Pingree is serving her fifth term in Congress, having won her five previous races in the left-leaning district convincingly. On Monday, the incumbent staked out her position as a direct opponent to Republican President Donald Trump, saying voters should send her back to Washington as part of a resistance to the administration.

Holbrook, in contrast, championed Trump at every turn — on the topics of increased tariffs, foreign affairs, taking apart the Affordable Care Act and education policy, among others. When asked by moderator Pat Callaghan to name the worst thing the president has done in office, Holbrook couldn’t come up with anything.

Grohman insisted the partisan divide between Pingree’s positions and Holbrook’s is paralyzing Congress, which is precisely why voters should support him instead.

“We are sick of the two big political parties tearing each other apart, because when that happens, nothing is getting done,” he said. “We can’t end this partisanship by sending more partisans to Congress.”

While the two challengers sought to differentiate themselves from Pingree on certain key issues, they sparred more directly with each other.

In his first question of the night for Holbrook, Callaghan asked the Republican to explain his Oct. 6 post on the social media platform Twitter comparing Pingree to notorious terrorist Osama bin Laden — over her opposition at the time to Trump’s controversial Supreme Court nominee Brett Kavanaugh — Holbrook said he’s “pretty proud of that one.”

That drew an out-of-turn response from Grohman: “I have to say, Mark, I thought that was entirely unfair. Wherever you come out on all this, Congresswoman Pingree has been an excellent and lifelong public servant, and I did not agree with that at all.”

Holbrook shot back: “I didn’t ask for your opinion, Marty.”

The Biddeford independent jumped in again when Holbrook was voicing his support for Trump’s tariffs on China, which caused the economic giant to retaliate with tariffs of its own that drove down sales of Maine lobster there.

“You want to put fishermen out of business?” he asked, cutting into Holbrook’s remarks.

When Grohman said in the debate he wants to lower taxes to help businesses grow, the Brunswick Republican challenged the assertion.

“This is rich that Marty is calling for tax cuts,” Holbrook said. “He voted for Medicaid expansion, and that’s not a tax cut for anyone.”
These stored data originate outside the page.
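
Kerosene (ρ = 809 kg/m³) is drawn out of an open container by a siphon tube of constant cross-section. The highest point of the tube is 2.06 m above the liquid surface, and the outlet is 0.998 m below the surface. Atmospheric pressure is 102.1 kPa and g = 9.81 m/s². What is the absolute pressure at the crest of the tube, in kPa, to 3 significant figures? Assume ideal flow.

The outlet speed comes from Torricelli: v = √(2g·0.998) = 4.43 m/s.
The bore is uniform, so the speed at the crest is the same v. Bernoulli surface→crest: P_atm = P_top + ½ρv² + ρg·h_top.
P_top = 102100 − ½·809·4.43² − 809·9.81·2.06 = 77800 Pa.

P_top ≈ 77.8 kPa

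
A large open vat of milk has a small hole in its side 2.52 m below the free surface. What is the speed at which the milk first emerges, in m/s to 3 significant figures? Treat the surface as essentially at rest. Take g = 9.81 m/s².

v ≈ 7.03 m/s

Torricelli's result v = √(2gh) gives v = √(2·9.81·2.52) = 7.03 m/s.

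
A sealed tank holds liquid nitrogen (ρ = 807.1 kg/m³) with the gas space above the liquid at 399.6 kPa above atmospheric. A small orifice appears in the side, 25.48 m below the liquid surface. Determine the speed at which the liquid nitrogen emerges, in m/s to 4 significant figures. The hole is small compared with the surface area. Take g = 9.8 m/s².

Take point 1 at the surface (v₁ ≈ 0) and point 2 at the hole (at atmospheric pressure). Bernoulli: P₁ + ρg h = P_atm + ½ρv₂².
With P₁ − P_atm = 399600 Pa, v₂ = √(2gh + 2ΔP/ρ) = √(2·9.8·25.48 + 2·399600/807.1) = 38.60 m/s.

v = 38.60 m/s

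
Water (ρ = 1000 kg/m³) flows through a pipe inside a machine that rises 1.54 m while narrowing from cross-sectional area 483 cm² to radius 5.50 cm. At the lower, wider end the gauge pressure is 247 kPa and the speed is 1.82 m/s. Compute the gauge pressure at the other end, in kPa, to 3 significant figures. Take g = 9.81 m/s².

Mass conservation (A₁v₁ = A₂v₂) gives v₂ = 1.82 × 483/95.0 = 9.25 m/s.
Applying Bernoulli between the two ends and solving for P₂: P₂ = P₁ + ½ρ(v₁² − v₂²) − ρgΔh.
P₂ = 247000 + ½·1000·(1.82² − 9.25²) − 1000·9.81·(+1.54) = 247000 + (-41100) − (15100) = 191000 Pa.

P₂ ≈ 191 kPa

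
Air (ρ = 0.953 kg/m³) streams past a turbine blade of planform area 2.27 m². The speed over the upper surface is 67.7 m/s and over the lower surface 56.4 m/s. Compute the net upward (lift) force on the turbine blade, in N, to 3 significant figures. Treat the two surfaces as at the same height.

F = 1520 N

From P + ½ρv² = const at equal height, P_low − P_up = ½ρ(v_up² − v_low²).
ΔP = ½·0.953·(67.7² − 56.4²) = 668 Pa.
Lift = ΔP · A = 668 × 2.27 = 1520 N.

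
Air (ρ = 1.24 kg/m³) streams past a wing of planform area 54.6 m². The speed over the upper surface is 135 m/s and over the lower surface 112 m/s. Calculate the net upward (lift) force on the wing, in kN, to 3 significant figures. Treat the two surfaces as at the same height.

The faster flow above has the lower pressure; Bernoulli (same height) gives ΔP = ½ρ(v_up² − v_low²).
ΔP = ½·1.24·(135² − 112²) = 3520 Pa.
Lift = ΔP · A = 3520 × 54.6 = 192000 N.

192 kN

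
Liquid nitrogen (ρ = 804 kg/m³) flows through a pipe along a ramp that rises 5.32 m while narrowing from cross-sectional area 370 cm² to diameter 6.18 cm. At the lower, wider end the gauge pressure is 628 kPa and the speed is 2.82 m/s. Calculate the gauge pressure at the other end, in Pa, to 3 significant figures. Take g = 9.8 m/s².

P₂ = 103000 Pa

Continuity gives A₁v₁ = A₂v₂, so v₂ = (370 cm²)/(30.0 cm²) × 2.82 m/s = 34.8 m/s.
Energy conservation along the streamline gives P₂ = P₁ − ½ρ(v₂² − v₁²) − ρg(h₂ − h₁).
P₂ = 628000 + ½·804·(2.82² − 34.8²) − 804·9.8·(+5.32) = 628000 + (-483000) − (41900) = 103000 Pa.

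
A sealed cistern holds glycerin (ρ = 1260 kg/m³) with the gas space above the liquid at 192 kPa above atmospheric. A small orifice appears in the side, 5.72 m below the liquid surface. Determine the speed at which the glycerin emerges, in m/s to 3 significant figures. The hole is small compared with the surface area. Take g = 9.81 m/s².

v ≈ 20.4 m/s

Take point 1 at the surface (v₁ ≈ 0) and point 2 at the hole (at atmospheric pressure). Bernoulli: P₁ + ρg h = P_atm + ½ρv₂².
With P₁ − P_atm = 192000 Pa, v₂ = √(2gh + 2ΔP/ρ) = √(2·9.81·5.72 + 2·192000/1260) = 20.4 m/s.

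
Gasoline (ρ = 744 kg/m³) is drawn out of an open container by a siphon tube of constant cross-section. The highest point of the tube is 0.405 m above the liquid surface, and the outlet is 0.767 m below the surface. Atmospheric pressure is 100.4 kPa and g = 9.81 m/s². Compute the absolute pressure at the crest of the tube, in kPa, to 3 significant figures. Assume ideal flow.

Bernoulli surface→outlet gives ½v² = g·h_out, so v = √(2·9.81·0.767) = 3.88 m/s.
With constant cross-section the crest speed equals v; applying Bernoulli from the surface up to the crest, P_top = P_atm − ½ρv² − ρg·h_top.
P_top = 100400 − ½·744·3.88² − 744·9.81·0.405 = 91800 Pa.

P_top ≈ 91.8 kPa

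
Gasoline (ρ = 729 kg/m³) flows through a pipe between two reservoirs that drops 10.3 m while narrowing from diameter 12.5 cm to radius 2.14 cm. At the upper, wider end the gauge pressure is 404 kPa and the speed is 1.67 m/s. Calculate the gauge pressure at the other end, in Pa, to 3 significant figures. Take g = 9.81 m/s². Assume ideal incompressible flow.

Continuity gives A₁v₁ = A₂v₂, so v₂ = (123 cm²)/(14.4 cm²) × 1.67 m/s = 14.2 m/s.
Bernoulli: P₁ + ½ρv₁² + ρg h₁ = P₂ + ½ρv₂² + ρg h₂, so P₂ = P₁ + ½ρ(v₁² − v₂²) − ρg(h₂ − h₁).
P₂ = 404000 + ½·729·(1.67² − 14.2²) − 729·9.81·(−10.3) = 404000 + (-72900) − (-73700) = 405000 Pa.

405000 Pa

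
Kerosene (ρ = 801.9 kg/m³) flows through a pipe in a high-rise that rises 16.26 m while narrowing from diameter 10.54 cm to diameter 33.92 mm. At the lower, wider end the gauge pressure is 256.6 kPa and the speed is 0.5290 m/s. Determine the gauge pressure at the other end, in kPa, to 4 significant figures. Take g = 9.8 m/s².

The volume flow rate is constant, so v₂ = (A₁/A₂)v₁ = (87.25/9.037)·0.5290 = 5.108 m/s.
Energy conservation along the streamline gives P₂ = P₁ − ½ρ(v₂² − v₁²) − ρg(h₂ − h₁).
P₂ = 256600 + ½·801.9·(0.5290² − 5.108²) − 801.9·9.8·(+16.26) = 256600 + (-10350) − (127800) = 118500 Pa.

P₂ = 118.5 kPa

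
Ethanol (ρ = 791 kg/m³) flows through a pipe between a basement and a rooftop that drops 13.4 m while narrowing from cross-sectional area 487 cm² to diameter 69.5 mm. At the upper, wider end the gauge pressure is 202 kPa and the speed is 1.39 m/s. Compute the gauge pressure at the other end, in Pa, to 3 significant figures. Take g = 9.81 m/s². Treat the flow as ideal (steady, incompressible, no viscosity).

The volume flow rate is constant, so v₂ = (A₁/A₂)v₁ = (487/37.9)·1.39 = 17.8 m/s.
Energy conservation along the streamline gives P₂ = P₁ − ½ρ(v₂² − v₁²) − ρg(h₂ − h₁).
P₂ = 202000 + ½·791·(1.39² − 17.8²) − 791·9.81·(−13.4) = 202000 + (-125000) − (-104000) = 181000 Pa.

P₂ ≈ 181000 Pa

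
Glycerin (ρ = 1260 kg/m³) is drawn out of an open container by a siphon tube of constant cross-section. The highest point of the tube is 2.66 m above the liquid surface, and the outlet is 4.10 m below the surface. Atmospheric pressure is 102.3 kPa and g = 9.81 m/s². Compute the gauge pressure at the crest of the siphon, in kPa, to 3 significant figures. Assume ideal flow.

P_gauge ≈ -83.6 kPa

From the surface to the outlet (both open to atmosphere, surface at rest): v = √(2g·h_out) = √(2·9.81·4.10) = 8.97 m/s.
Continuity keeps v the same throughout the tube; from surface to crest, P_atm + 0 = P_top + ½ρv² + ρg·h_top.
P_top = 102300 − ½·1260·8.97² − 1260·9.81·2.66 = 18700 Pa. So P_gauge = P_top − P_atm = -83600 Pa.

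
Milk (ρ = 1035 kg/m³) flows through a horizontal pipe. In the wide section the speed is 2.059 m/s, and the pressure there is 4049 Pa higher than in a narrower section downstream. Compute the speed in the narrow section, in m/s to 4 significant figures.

With h₁ = h₂, rearranging Bernoulli gives v₂ = √(v₁² + 2ΔP/ρ).
v₂ = √(2.059² + 2·4049/1035) = √(4.239 + 7.824) = 3.473 m/s.

v₂ ≈ 3.473 m/s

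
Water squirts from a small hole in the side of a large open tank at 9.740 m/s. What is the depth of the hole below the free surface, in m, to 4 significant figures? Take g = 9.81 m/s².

4.835 m

Torricelli: v = √(2gh), so h = v²/(2g).
h = 9.740²/(2·9.81) = 94.87/19.62 = 4.835 m.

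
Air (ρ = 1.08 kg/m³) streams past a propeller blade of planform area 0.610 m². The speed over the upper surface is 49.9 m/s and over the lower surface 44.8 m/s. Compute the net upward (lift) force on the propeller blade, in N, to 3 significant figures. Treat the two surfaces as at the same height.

From P + ½ρv² = const at equal height, P_low − P_up = ½ρ(v_up² − v_low²).
ΔP = ½·1.08·(49.9² − 44.8²) = 261 Pa.
Lift = ΔP · A = 261 × 0.610 = 159 N.

F ≈ 159 N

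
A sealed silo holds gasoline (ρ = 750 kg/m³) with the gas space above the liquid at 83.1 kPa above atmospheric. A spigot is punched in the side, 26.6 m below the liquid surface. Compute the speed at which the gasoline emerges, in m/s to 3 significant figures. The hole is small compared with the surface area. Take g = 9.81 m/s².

Take point 1 at the surface (v₁ ≈ 0) and point 2 at the hole (at atmospheric pressure). Bernoulli: P₁ + ρg h = P_atm + ½ρv₂².
With P₁ − P_atm = 83100 Pa, v₂ = √(2gh + 2ΔP/ρ) = √(2·9.81·26.6 + 2·83100/750) = 27.3 m/s.

v = 27.3 m/s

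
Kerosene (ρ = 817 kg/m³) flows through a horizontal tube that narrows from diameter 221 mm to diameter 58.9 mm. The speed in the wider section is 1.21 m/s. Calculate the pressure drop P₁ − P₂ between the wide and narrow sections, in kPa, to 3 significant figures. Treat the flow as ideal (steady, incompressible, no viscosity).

By continuity, v₂ = v₁·A₁/A₂ = 1.21·(384/27.2) = 17.0 m/s.
The pipe is horizontal, so Bernoulli reduces to P₁ + ½ρv₁² = P₂ + ½ρv₂².
P₁ − P₂ = ½·817·(17.0² − 1.21²) = ½·817·289 = 118000 Pa.

ΔP = 118 kPa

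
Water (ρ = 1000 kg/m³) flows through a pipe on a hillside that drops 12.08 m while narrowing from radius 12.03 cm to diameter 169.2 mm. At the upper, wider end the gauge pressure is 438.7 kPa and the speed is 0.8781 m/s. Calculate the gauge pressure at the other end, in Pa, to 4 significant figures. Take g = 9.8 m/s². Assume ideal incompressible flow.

P₂ ≈ 555900 Pa

The volume flow rate is constant, so v₂ = (A₁/A₂)v₁ = (454.7/224.8)·0.8781 = 1.776 m/s.
Applying Bernoulli between the two ends and solving for P₂: P₂ = P₁ + ½ρ(v₁² − v₂²) − ρgΔh.
P₂ = 438700 + ½·1000·(0.8781² − 1.776²) − 1000·9.8·(−12.08) = 438700 + (-1191) − (-118400) = 555900 Pa.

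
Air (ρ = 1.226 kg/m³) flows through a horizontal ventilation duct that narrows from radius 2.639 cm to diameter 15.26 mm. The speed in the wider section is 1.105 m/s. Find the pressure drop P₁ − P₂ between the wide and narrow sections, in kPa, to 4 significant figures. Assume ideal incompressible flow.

Continuity gives A₁v₁ = A₂v₂, so v₂ = (21.88 cm²)/(1.829 cm²) × 1.105 m/s = 13.22 m/s.
Bernoulli (h₁ = h₂): P₁ − P₂ = ½ρ(v₂² − v₁²).
P₁ − P₂ = ½·1.226·(13.22² − 1.105²) = ½·1.226·173.5 = 106.4 Pa.

ΔP ≈ 0.1064 kPa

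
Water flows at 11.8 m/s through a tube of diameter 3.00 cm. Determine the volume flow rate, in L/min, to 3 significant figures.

Q = A·v = 0.000707 m² × 11.8 m/s = 0.00834 m³/s.
Converting: 0.00834 m³/s × 60000 = 500 L/min.

500 L/min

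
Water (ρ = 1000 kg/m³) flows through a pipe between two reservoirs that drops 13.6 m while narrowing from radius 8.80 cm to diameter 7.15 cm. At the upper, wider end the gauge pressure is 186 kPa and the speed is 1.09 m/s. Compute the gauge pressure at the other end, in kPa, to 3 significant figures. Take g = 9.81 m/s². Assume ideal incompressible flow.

298 kPa

By continuity, v₂ = v₁·A₁/A₂ = 1.09·(243/40.2) = 6.60 m/s.
Energy conservation along the streamline gives P₂ = P₁ − ½ρ(v₂² − v₁²) − ρg(h₂ − h₁).
P₂ = 186000 + ½·1000·(1.09² − 6.60²) − 1000·9.81·(−13.6) = 186000 + (-21200) − (-133000) = 298000 Pa.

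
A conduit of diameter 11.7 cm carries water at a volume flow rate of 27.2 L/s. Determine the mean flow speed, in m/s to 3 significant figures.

Q = 27.2 L/s = 0.0272 m³/s.
v = Q/A = 0.0272 / 0.0108 = 2.53 m/s.

v ≈ 2.53 m/s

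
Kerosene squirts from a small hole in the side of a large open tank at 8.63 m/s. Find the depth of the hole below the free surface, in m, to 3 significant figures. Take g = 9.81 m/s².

For a small hole in a large open tank, ½v² = gh, giving h = v²/(2g).
h = 8.63²/(2·9.81) = 74.5/19.62 = 3.80 m.

h ≈ 3.80 m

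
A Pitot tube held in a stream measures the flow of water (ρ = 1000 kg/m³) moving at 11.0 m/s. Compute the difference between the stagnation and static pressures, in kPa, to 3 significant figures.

ΔP = 60.5 kPa

The dynamic pressure equals the rise in static pressure at the stagnation point: ΔP = ½ρv².
ΔP = ½·1000·11.0² = 60500 Pa.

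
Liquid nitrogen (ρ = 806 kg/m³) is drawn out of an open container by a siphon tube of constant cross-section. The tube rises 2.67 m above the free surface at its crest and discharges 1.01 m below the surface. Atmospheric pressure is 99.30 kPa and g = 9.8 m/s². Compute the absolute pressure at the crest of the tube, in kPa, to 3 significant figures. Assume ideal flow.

The outlet speed comes from Torricelli: v = √(2g·1.01) = 4.45 m/s.
Continuity keeps v the same throughout the tube; from surface to crest, P_atm + 0 = P_top + ½ρv² + ρg·h_top.
P_top = 99300 − ½·806·4.45² − 806·9.8·2.67 = 70200 Pa.

70.2 kPa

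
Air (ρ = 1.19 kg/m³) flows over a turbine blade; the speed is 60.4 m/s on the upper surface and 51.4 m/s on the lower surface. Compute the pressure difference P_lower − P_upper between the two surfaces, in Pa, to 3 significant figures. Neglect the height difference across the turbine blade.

ΔP ≈ 599 Pa

Bernoulli (same height): P_lower − P_upper = ½ρ(v_upper² − v_lower²).
ΔP = ½·1.19·(60.4² − 51.4²) = 599 Pa.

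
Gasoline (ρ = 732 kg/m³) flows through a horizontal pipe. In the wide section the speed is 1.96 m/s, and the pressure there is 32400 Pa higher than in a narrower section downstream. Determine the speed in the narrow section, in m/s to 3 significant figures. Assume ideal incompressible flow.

With h₁ = h₂, rearranging Bernoulli gives v₂ = √(v₁² + 2ΔP/ρ).
v₂ = √(1.96² + 2·32400/732) = √(3.84 + 88.5) = 9.61 m/s.

9.61 m/s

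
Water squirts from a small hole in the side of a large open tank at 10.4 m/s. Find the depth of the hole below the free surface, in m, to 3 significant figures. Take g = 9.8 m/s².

h = 5.52 m

Torricelli: v = √(2gh), so h = v²/(2g).
h = 10.4²/(2·9.8) = 108/19.60 = 5.52 m.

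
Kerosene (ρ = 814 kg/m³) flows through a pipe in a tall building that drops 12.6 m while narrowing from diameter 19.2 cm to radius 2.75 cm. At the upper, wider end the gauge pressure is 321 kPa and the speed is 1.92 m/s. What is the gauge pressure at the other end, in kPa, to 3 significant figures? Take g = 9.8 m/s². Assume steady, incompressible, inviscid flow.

200 kPa

Mass conservation (A₁v₁ = A₂v₂) gives v₂ = 1.92 × 290/23.8 = 23.4 m/s.
Energy conservation along the streamline gives P₂ = P₁ − ½ρ(v₂² − v₁²) − ρg(h₂ − h₁).
P₂ = 321000 + ½·814·(1.92² − 23.4²) − 814·9.8·(−12.6) = 321000 + (-221000) − (-101000) = 200000 Pa.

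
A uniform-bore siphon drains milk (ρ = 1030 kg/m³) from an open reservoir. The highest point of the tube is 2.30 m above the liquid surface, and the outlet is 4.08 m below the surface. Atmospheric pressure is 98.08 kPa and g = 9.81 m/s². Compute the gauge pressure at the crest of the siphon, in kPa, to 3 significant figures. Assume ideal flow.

The outlet speed comes from Torricelli: v = √(2g·4.08) = 8.95 m/s.
The bore is uniform, so the speed at the crest is the same v. Bernoulli surface→crest: P_atm = P_top + ½ρv² + ρg·h_top.
P_top = 98080 − ½·1030·8.95² − 1030·9.81·2.30 = 33600 Pa. So P_gauge = P_top − P_atm = -64500 Pa.

P_gauge = -64.5 kPa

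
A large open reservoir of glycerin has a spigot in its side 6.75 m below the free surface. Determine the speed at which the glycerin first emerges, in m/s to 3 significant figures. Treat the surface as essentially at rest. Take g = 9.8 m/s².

v ≈ 11.5 m/s

Torricelli's result v = √(2gh) gives v = √(2·9.8·6.75) = 11.5 m/s.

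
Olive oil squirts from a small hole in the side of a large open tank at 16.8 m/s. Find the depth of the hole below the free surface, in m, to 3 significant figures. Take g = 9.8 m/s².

h ≈ 14.4 m

For a small hole in a large open tank, ½v² = gh, giving h = v²/(2g).
h = 16.8²/(2·9.8) = 282/19.60 = 14.4 m.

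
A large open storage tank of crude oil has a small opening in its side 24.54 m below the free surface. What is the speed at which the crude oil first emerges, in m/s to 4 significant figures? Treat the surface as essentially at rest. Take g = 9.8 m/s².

v ≈ 21.93 m/s

With the surface at rest and both surface and jet at atmospheric pressure, Bernoulli gives ρg h = ½ρv², so v = √(2gh) = √(2·9.8·24.54) = 21.93 m/s.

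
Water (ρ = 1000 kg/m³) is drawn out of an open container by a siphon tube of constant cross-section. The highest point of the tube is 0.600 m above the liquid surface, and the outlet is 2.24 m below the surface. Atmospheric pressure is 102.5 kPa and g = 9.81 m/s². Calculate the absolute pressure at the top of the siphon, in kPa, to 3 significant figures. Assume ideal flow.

From the surface to the outlet (both open to atmosphere, surface at rest): v = √(2g·h_out) = √(2·9.81·2.24) = 6.63 m/s.
Continuity keeps v the same throughout the tube; from surface to crest, P_atm + 0 = P_top + ½ρv² + ρg·h_top.
P_top = 102500 − ½·1000·6.63² − 1000·9.81·0.600 = 74600 Pa.

74.6 kPa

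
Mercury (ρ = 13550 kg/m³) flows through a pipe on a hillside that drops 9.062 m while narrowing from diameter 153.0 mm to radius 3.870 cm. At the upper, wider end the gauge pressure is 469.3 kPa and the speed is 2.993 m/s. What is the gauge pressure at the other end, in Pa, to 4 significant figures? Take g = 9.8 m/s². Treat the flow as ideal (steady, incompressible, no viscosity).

Mass conservation (A₁v₁ = A₂v₂) gives v₂ = 2.993 × 183.9/47.05 = 11.70 m/s.
Energy conservation along the streamline gives P₂ = P₁ − ½ρ(v₂² − v₁²) − ρg(h₂ − h₁).
P₂ = 469300 + ½·13550·(2.993² − 11.70²) − 13550·9.8·(−9.062) = 469300 + (-866000) − (-1203000) = 806700 Pa.

806700 Pa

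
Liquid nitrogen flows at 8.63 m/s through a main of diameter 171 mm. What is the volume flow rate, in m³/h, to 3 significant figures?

Q ≈ 714 m³/h

Q = A·v = 0.0230 m² × 8.63 m/s = 0.198 m³/s.
Converting: 0.198 m³/s × 3600 = 714 m³/h.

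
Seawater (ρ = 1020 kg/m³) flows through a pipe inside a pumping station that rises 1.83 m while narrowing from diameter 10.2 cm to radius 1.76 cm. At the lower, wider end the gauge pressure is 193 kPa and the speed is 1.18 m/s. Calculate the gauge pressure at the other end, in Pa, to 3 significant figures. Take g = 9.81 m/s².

Continuity gives A₁v₁ = A₂v₂, so v₂ = (81.7 cm²)/(9.73 cm²) × 1.18 m/s = 9.91 m/s.
Applying Bernoulli between the two ends and solving for P₂: P₂ = P₁ + ½ρ(v₁² − v₂²) − ρgΔh.
P₂ = 193000 + ½·1020·(1.18² − 9.91²) − 1020·9.81·(+1.83) = 193000 + (-49400) − (18300) = 125000 Pa.

P₂ ≈ 125000 Pa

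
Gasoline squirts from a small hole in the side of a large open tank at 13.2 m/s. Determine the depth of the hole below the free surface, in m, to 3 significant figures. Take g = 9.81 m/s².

h ≈ 8.88 m

For a small hole in a large open tank, ½v² = gh, giving h = v²/(2g).
h = 13.2²/(2·9.81) = 174/19.62 = 8.88 m.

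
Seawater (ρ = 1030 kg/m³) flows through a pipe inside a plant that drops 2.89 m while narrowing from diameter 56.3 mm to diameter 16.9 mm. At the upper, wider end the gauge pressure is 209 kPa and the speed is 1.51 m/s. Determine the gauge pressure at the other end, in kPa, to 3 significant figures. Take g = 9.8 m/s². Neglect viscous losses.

Mass conservation (A₁v₁ = A₂v₂) gives v₂ = 1.51 × 24.9/2.24 = 16.8 m/s.
Energy conservation along the streamline gives P₂ = P₁ − ½ρ(v₂² − v₁²) − ρg(h₂ − h₁).
P₂ = 209000 + ½·1030·(1.51² − 16.8²) − 1030·9.8·(−2.89) = 209000 + (-143000) − (-29200) = 94700 Pa.

P₂ ≈ 94.7 kPa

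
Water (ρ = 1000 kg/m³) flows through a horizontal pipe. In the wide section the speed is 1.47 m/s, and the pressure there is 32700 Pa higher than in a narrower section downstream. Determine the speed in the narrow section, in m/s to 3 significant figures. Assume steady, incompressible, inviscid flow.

Along the level pipe P + ½ρv² is conserved, hence v₂² = v₁² + 2(P₁ − P₂)/ρ.
v₂ = √(1.47² + 2·32700/1000) = √(2.16 + 65.4) = 8.22 m/s.

8.22 m/s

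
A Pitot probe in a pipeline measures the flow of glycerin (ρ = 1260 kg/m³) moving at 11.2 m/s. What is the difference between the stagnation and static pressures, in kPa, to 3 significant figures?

ΔP = 79.0 kPa

The dynamic pressure equals the rise in static pressure at the stagnation point: ΔP = ½ρv².
ΔP = ½·1260·11.2² = 79000 Pa.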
On another question, when the Republican claimed human contribution to climate change is “not settled science,” Grohman cut in with: “So you don’t care about the environment at all?”

“You’re going to have to do better than that, Marty,” Holbrook retorted, adding that he’s “the only one talking about Portland Harbor pollution.”

With ranked choice voting in play in the three-way race, there may be more riding on the battle for second place even if Pingree — who maintains a huge fundraising advantage — takes first on Election Day.

Using ranked choice voting, voters can rank all three candidates in order of preference.

If none of the candidates receives a majority of first-place votes on Election Day, the candidate who places third will be eliminated and the second-choice votes on that candidate’s ballots will be reallocated to the remaining two candidates.

That’s left hope among Pingree’s opponents that, as long as the challengers can hold the incumbent below 50 percent of the vote on Election Day for the first time, one can leapfrog her to victory from the second position.

This is Holbrook’s second time challenging Pingree — in 2016, he garnered about 42 percent of the vote in a two-way race.